What are we talking about today?

Some days have themes. I don't necessarily post something in each of these topic areas every week.

Sunday: Church-related or spiritual things.
Monday: Running.
Tuesday: Books.
Wednesday: Transportation.
Friday: Green living.

18 October 2015

The Question is More Important Than the Answer

It's day two of the Texas Book Festival! I'm excited about another day of literary fabulousness.

I was far away, so it's a bit blurry, but that's Margaret
Atwood in the House Chamber.
Denise & I kicked off Day One with Margaret Atwood, who was spectacular, as you might expect. She mentioned being part of the Future Library Project, with her manuscript Scribbler Moon sealed in a box to remain unrevealed until 2114. So the final audience question of the morning was: how should Ms. Atwood's fans console themselves knowing she has a book that they'll never read?

She said, "There are many books in the world that you'll never read, and that's because you've never heard of them. The best tribute you can make to Scribbler Moon is to find books you've never heard of and read them." And that's what the book festival is all about, I think--finding these great books we haven't heard of.

Margaret Atwood had many other great (and hysterical) things to say, including: "Access to books and reading is one of the cornerstones of a democracy," in answer to an audience question about whether the public library had run its course. More on that anon, in a day or two, I hope.

Other authors I saw on Day 1:

Lemony Snicket, All the Wrong Questions: A Complete Mystery Gift Set
Oh, wow, was he ever funny. I didn't stop laughing the entire session, and at the end he stood at the door to say, "Thank you for leaving!" to his attendees. I definitely want to read this series.

Bill Konigsberg, The Porcupine of Truth; Adam Silvera, More Happy Than Not; and Maggie Thrash, Honor Girl: A Graphic Memoir
So many things of note in this session. 1) If I were going to get a book signed yesterday, it would have been Maggie Thrash's, but I was worried about missing the next session, so I stayed away from the signing tent. 2) They all spoke about the importance of seeing themselves in the stories they read as kids, teens, and young adults. 3) Adam Silvera in particular talked about how getting a job four subway stops from his home made such a difference in how he saw himself and how he saw the world. That little bit of stretching the boundaries of his world changed his life.

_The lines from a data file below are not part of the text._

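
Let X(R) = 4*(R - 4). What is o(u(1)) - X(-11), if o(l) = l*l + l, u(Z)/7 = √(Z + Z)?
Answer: 158 + 7*√2 ≈ 167.90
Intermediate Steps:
u(Z) = 7*√2*√Z (u(Z) = 7*√(Z + Z) = 7*√(2*Z) = 7*(√2*√Z) = 7*√2*√Z)
o(l) = l + l² (o(l) = l² + l = l + l²)
X(R) = -16 + 4*R (X(R) = 4*(-4 + R) = -16 + 4*R)
o(u(1)) - X(-11) = (7*√2*√1)*(1 + 7*√2*√1) - (-16 + 4*(-11)) = (7*√2*1)*(1 + 7*√2*1) - (-16 - 44) = (7*√2)*(1 + 7*√2) - 1*(-60) = 7*√2*(1 + 7*√2) + 60 = 60 + 7*√2*(1 + 7*√2)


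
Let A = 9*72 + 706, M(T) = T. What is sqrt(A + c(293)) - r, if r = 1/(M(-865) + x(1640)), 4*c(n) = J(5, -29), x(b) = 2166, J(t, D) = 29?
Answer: -1/1301 + 33*sqrt(5)/2 ≈ 36.894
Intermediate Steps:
c(n) = 29/4 (c(n) = (1/4)*29 = 29/4)
A = 1354 (A = 648 + 706 = 1354)
r = 1/1301 (r = 1/(-865 + 2166) = 1/1301 ≈ 0.00076864)
sqrt(A + c(293)) - r = sqrt(1354 + 29/4) - 1*1/1301 = sqrt(5445/4) - 1/1301 = 33*sqrt(5)/2 - 1/1301 = -1/1301 + 33*sqrt(5)/2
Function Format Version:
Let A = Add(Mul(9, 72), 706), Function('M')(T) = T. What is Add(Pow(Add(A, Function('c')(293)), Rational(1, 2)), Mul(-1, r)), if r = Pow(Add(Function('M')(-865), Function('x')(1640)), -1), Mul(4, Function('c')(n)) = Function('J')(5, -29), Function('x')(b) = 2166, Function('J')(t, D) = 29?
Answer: Add(Rational(-1, 1301), Mul(Rational(33, 2), Pow(5, Rational(1, 2)))) ≈ 36.894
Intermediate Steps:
Function('c')(n) = Rational(29, 4) (Function('c')(n) = Mul(Rational(1, 4), 29) = Rational(29, 4))
A = 1354 (A = Add(648, 706) = 1354)
r = Rational(1, 1301) (r = Pow(Add(-865, 2166), -1) = Pow(1301, -1) = Rational(1, 1301) ≈ 0.00076864)
Add(Pow(Add(A, Function('c')(293)), Rational(1, 2)), Mul(-1, r)) = Add(Pow(Add(1354, Rational(29, 4)), Rational(1, 2)), Mul(-1, Rational(1, 1301))) = Add(Pow(Rational(5445, 4), Rational(1, 2)), Rational(-1, 1301)) = Add(Mul(Rational(33, 2), Pow(5, Rational(1, 2))), Rational(-1, 1301)) = Add(Rational(-1, 1301), Mul(Rational(33, 2), Pow(5, Rational(1, 2))))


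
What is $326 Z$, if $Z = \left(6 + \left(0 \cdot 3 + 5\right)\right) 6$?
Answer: $21516$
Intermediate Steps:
$Z = 66$ ($Z = \left(6 + \left(0 + 5\right)\right) 6 = \left(6 + 5\right) 6 = 11 \cdot 6 = 66$)
$326 Z = 326 \cdot 66 = 21516$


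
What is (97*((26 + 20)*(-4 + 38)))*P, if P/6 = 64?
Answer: 58255872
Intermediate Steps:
P = 384 (P = 6*64 = 384)
(97*((26 + 20)*(-4 + 38)))*P = (97*((26 + 20)*(-4 + 38)))*384 = (97*(46*34))*384 = (97*1564)*384 = 151708*384 = 58255872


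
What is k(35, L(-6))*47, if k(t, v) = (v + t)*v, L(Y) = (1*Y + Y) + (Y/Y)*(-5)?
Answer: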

Taye Diggs and Shane Evans, Mixed Me!
Taye Diggs started with, "I wanted my son to have words from me that it's okay to be who he is, that he should be proud," and the session only got better from there. Incredible.

Amelia Gray, Gutshot: Stories; and Daniel Handler, We Are Pirates
Neither these books nor this panel are suitable for children. I'm not even sure it was suitable for some adults (although I laughed really hard anyway). And today's post title was the beginning of Daniel Handler's answer to the question, "Why do you write?"